I was in my car the other day, and a thought randomly popped into my head: what would I do if Simon Gruber called and told me that if I didn't put exactly 4 gallons of water into a jug and put it on a scale within a predetermined amount of time, a bomb would go off and innocent people would die? Mr. Gruber has been kind enough to leave me with a 3 gallon jug, a 5 gallon jug and a limitless supply of water. This is a question which torments my very soul me every time I see Die Hard: With a Vengeance. Every time I see that movie, I have to figure out again how Bruce Willis and Samuel L. Jackson solve that problem. Even as they're doing it right in front of me, I have to pause the DVD and figure it out for myself. So I'm doing myself the service if writing it down here, for the whole world to see. You're welcome.

1. Fill the 5 gallon jug exactly to the top
2. Fill the 3 gallon jug exactly to the top, using the water you just put into the 5 gallon jug.
3. Dump the water out of the 3 gallon jug, leaving exactly 2 gallons in the 5 gallon jug.
4. Pour the 2 gallons from the 5 gallon jug to the 3 gallon jug, leaving exactly 1 gallon of air in the 3 gallon jug.
5. Fill the 5 gallon jug exactly to the top.
6. Fill the 3 gallon jug the rest of the way to the top using water from the 5 gallon jug. This will leave exactly 4 gallons in the 5 gallon jug.
7. With less than 3 seconds left on the timer (for dramatic effect) place the jug on the scale. You've stopped the bomb and saved countless lives.

8. Consider yourself a hero.

4 Comments:

At 4:00 PM, Blogger My Daily Struggles said...
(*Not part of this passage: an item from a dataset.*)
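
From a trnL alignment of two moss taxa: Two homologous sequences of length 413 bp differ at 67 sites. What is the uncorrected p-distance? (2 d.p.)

0.16

p = 67/413 = 0.162227… ≈ 0.16 (to 2 d.p.).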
Die Hard: With a Vengence. I preferred the Cliff Notes version.

 
At 5:54 PM, Blogger scalpystraz said...

How do you know you have EXACTLY one gallon of air though? I feel like that might be difficult to eyeball....unless the water jugs are conveniently marked like a measuring cup.

 
At 12:44 PM, Blogger Waan said...

Agreed. Hans must have built some sort of tolerance in to the system to account for slop. Those clever Germans!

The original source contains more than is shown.